Seeing them live confirmed my suspicion that the project serves as an opportunity both to preserve what Yorke and Greenwood have built their name on and experience the thrill of something new – of performing under a new name, to potentially (if not that many) new fans. It all felt so new, in fact, that if I hadn’t already read reports of earlier live shows, I wasn’t sure how they’d be able to fill their set with only an album’s worth of songs (a couple of unreleased songs plus a rendition of Yorke’s solo track ’Feeling Pulled Apart by Horses’ were enough). Walking on to William Blake’s ‘The Smile’ – not, confusingly, the Ted Hughes poem they take their name from – the Smile gave a captivating performance that even those not yet familiar with their music would have been mesmerized by. The rawness and frenzied intensity of the punkier, more fidgety songs – by far the most refreshing part of the project – shone through, but of course, the more Radiohead-like songs sounded gorgeous, too. I’ve seen Radiohead live, and it felt a lot like that, but it also had that newness about it. I don’t think many people were silently begging for them to play at least one Radiohead song. The Smile more than sufficed.

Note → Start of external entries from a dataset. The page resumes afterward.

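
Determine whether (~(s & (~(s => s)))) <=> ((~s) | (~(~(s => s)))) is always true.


Build the truth table over {s}:
s | φ
-----
False | True
True | True
Every row evaluates to true.

Yes, it is a tautology.


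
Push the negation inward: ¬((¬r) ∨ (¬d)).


De Morgan: the negation of a disjunction is the conjunction of the negations.
Distribute ¬ across ∨, flipping it to ∧, and negate each literal.

r ∧ d


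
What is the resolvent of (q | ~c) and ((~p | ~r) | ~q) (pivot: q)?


The clauses contain complementary literals q and ~q.
Resolution eliminates this pair and disjoins the remaining literals (merging duplicates).

((~c | ~r) | ~p)


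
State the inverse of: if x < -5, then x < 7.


The inverse of (P → Q) is (¬P → ¬Q). It is equivalent to the converse, not to the original.
Here P = 'x < -5' and Q = 'x < 7'.

If not (x < -5), then not (x < 7).


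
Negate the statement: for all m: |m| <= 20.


¬(for all x: φ) = there exists x: ¬φ, and ¬(there exists x: φ) = for all x: ¬φ.
Apply to the universal statement.

there exists m: NOT(|m| <= 20)


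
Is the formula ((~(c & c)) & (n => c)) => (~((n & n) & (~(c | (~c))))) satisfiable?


Search for a satisfying assignment over {c, n}.
Try c=False, n=False: the formula evaluates to True.
A satisfying assignment exists.

Satisfiable.


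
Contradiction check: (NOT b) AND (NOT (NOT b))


Truth table over {b}:
b | φ
-----
F | F
T | F
Every row is false.

Yes, it is a contradiction.


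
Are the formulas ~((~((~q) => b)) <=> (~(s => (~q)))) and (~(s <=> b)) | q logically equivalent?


Compare truth tables:
b | q | s | φ | ψ
-----------------
False | False | False | True | False
True | False | False | False | True
False | True | False | False | True
True | True | False | False | True
False | False | True | True | True
True | False | True | False | False
False | True | True | True | True
True | True | True | True | True
They differ at row 1 (b=False, q=False, s=False): φ=True but ψ=False.

No, they are not logically equivalent.


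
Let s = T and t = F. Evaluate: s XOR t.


Exclusive or is true when exactly one operand is true.
Substitute: s=T, t=F.
T XOR F evaluates to T.

T


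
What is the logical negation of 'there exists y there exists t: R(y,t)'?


Negation flips each quantifier (∀↔∃) and negates the inner predicate.
¬(there exists y there exists t: φ) = for all y for all t: ¬φ.

for all y for all t: NOT(R(y,t))


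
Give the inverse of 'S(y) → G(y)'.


The inverse of (P → Q) is (¬P → ¬Q). It is equivalent to the converse, not to the original.
Here P = 'S(y)' and Q = 'G(y)'.

If not (S(y)), then not (G(y)).


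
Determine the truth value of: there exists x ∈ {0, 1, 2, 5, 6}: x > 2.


Evaluate the predicate on each element: 0:F, 1:F, 2:F, 5:T, 6:T.
Witness x = 5 satisfies the predicate.

T


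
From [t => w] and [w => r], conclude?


Hypothetical syllogism: from (P → Q) and (Q → R), infer (P → R).
Chain the two implications through the shared middle term 'w'.

t => r


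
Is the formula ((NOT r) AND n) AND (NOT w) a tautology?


Build the truth table over {n, r, w}:
n | r | w | φ
-------------
F | F | F | F
T | F | F | T
F | T | F | F
T | T | F | F
F | F | T | F
T | F | T | F
F | T | T | F
T | T | T | F
Counterexample at row 1: with n=F, r=F, w=F, the formula is F.

No, it is not a tautology.


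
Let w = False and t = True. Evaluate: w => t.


Implication is false only when antecedent is true and consequent is false.
Substitute: w=False, t=True.
False => True evaluates to True.

True


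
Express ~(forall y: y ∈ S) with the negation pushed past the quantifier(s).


¬(forall x: φ) = exists x: ¬φ, and ¬(exists x: φ) = forall x: ¬φ.
Apply to the universal statement.

exists y: ~(y ∈ S)


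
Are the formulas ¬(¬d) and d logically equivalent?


Compare truth tables:
d | φ | ψ
---------
F | F | F
T | T | T
The columns φ and ψ agree on every row.

Yes, they are logically equivalent.


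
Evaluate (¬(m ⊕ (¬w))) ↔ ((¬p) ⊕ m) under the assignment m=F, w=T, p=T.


Substitute m=F, w=T, p=T:
¬w = F
m ⊕ (¬w) = F ⊕ F = F
¬(m ⊕ (¬w)) = T
¬p = F
(¬p) ⊕ m = F ⊕ F = F
(¬(m ⊕ (¬w))) ↔ ((¬p) ⊕ m) = T ↔ F = F

F


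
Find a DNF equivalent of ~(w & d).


Step 1: Apply De Morgan: ¬(w ∧ d) = ¬w ∨ ¬d.

(~w) | (~d)


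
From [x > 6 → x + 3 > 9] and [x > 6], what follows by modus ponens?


Modus ponens: from (P → Q) and P, infer Q.
P = 'x > 6' is asserted, and P → Q holds, so Q follows.

x + 3 > 9.


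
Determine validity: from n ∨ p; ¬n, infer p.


This matches the form of disjunctive syllogism: the conclusion follows in every model of the premises.

Valid.


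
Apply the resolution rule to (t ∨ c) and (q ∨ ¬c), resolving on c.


The clauses contain complementary literals c and ¬c.
Resolution eliminates this pair and disjoins the remaining literals (merging duplicates).

(t ∨ q)


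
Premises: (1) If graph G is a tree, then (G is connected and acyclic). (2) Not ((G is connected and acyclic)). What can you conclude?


Modus tollens: from (P → Q) and ¬Q, infer ¬P.
Q = '(G is connected and acyclic)' is denied; since P → Q, P must also fail.

Not (graph G is a tree).


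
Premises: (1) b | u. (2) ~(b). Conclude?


Disjunctive syllogism: from (P ∨ Q) and ¬P, infer Q.
One disjunct, 'b', is ruled out; the other must hold.

u


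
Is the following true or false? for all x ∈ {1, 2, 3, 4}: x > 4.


Evaluate the predicate on each element: 1:F, 2:F, 3:F, 4:F.
Counterexample x = 1 fails the predicate.

F


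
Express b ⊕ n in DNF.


Step 1: b ⊕ n is true exactly when they disagree: (b ∧ ¬n) ∨ (¬b ∧ n).

(b ∧ (¬n)) ∨ ((¬b) ∧ n)


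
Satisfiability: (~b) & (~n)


Search for a satisfying assignment over {b, n}.
Try b=False, n=False: the formula evaluates to True.
A satisfying assignment exists.

Satisfiable.


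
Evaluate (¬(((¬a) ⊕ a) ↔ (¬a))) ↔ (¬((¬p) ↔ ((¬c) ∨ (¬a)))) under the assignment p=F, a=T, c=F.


Substitute p=F, a=T, c=F:
… (earlier sub-steps elided)
¬a = F
((¬a) ⊕ a) ↔ (¬a) = T ↔ F = F
¬(((¬a) ⊕ a) ↔ (¬a)) = T
¬p = T
¬c = T
¬a = F
(¬c) ∨ (¬a) = T ∨ F = T
(¬p) ↔ ((¬c) ∨ (¬a)) = T ↔ T = T
¬((¬p) ↔ ((¬c) ∨ (¬a))) = F
(¬(((¬a) ⊕ a) ↔ (¬a))) ↔ (¬((¬p) ↔ ((¬c) ∨ (¬a)))) = T ↔ F = F

F


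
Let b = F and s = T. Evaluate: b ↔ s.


Biconditional is true when both operands have the same truth value.
Substitute: b=F, s=T.
F ↔ T evaluates to F.

F


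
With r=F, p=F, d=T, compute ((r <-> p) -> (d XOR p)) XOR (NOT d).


Substitute r=F, p=F, d=T:
r <-> p = F <-> F = T
d XOR p = T XOR F = T
(r <-> p) -> (d XOR p) = T -> T = T
NOT d = F
((r <-> p) -> (d XOR p)) XOR (NOT d) = T XOR F = T

T


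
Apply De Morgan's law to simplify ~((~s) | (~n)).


De Morgan: the negation of a disjunction is the conjunction of the negations.
Distribute ~ across |, flipping it to &, and negate each literal.

s & n


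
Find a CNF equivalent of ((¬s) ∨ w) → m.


Step 1: Rewrite as ¬((¬s) ∨ w) ∨ m = (¬(¬s) ∧ ¬w) ∨ m.
Step 2: Distribute ∨ over ∧.
Step 3: Eliminate any double negations (¬¬X = X).

(s ∨ m) ∧ ((¬w) ∨ m)


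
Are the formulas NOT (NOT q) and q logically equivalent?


Compare truth tables:
q | φ | ψ
---------
F | F | F
T | T | T
The columns φ and ψ agree on every row.

Yes, they are logically equivalent.


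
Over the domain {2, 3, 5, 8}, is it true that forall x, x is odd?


Evaluate the predicate on each element: 2:False, 3:True, 5:True, 8:False.
Counterexample x = 2 fails the predicate.

False


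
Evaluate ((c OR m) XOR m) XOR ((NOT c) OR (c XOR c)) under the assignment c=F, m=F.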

Run the Jewels’ Blistering Return
I wasn’t there when Run the Jewels last played Primavera in 2017, but Killer Mike and El-P still managed to make last night feel like a comeback. The group took a moment to reflect (maybe not in the same way as Lorde) about how we’ve all changed in the time since. It’s been over two years since they released their fourth album, Run the Jewels 4, in the midst of Black Lives Matter protests following the death of George Floyd, and the music remains as blistering and pertinent as ever. Like that album, Run the Jewels’ show was also a reminder of how things haven’t changed, including the group itself, whose energy was as riotously fun as you’d expect. What made the performance so potent was the fact that, even when the heavily political and incisive nature of their lyrics didn’t land with quite the same impact, Run the Jewels were more than capable of channeling its spirit of defiance, using even the more somber cuts to spread a message of positivity. They had no issue riling up a crowd that, as Julian Casablancas put it earlier, was probably “music-ed out” by that point. “You’ve just watched the best rap group in the motherfucking world,” Killer Mike exclaimed at the end of the show. And honestly, who could argue with that?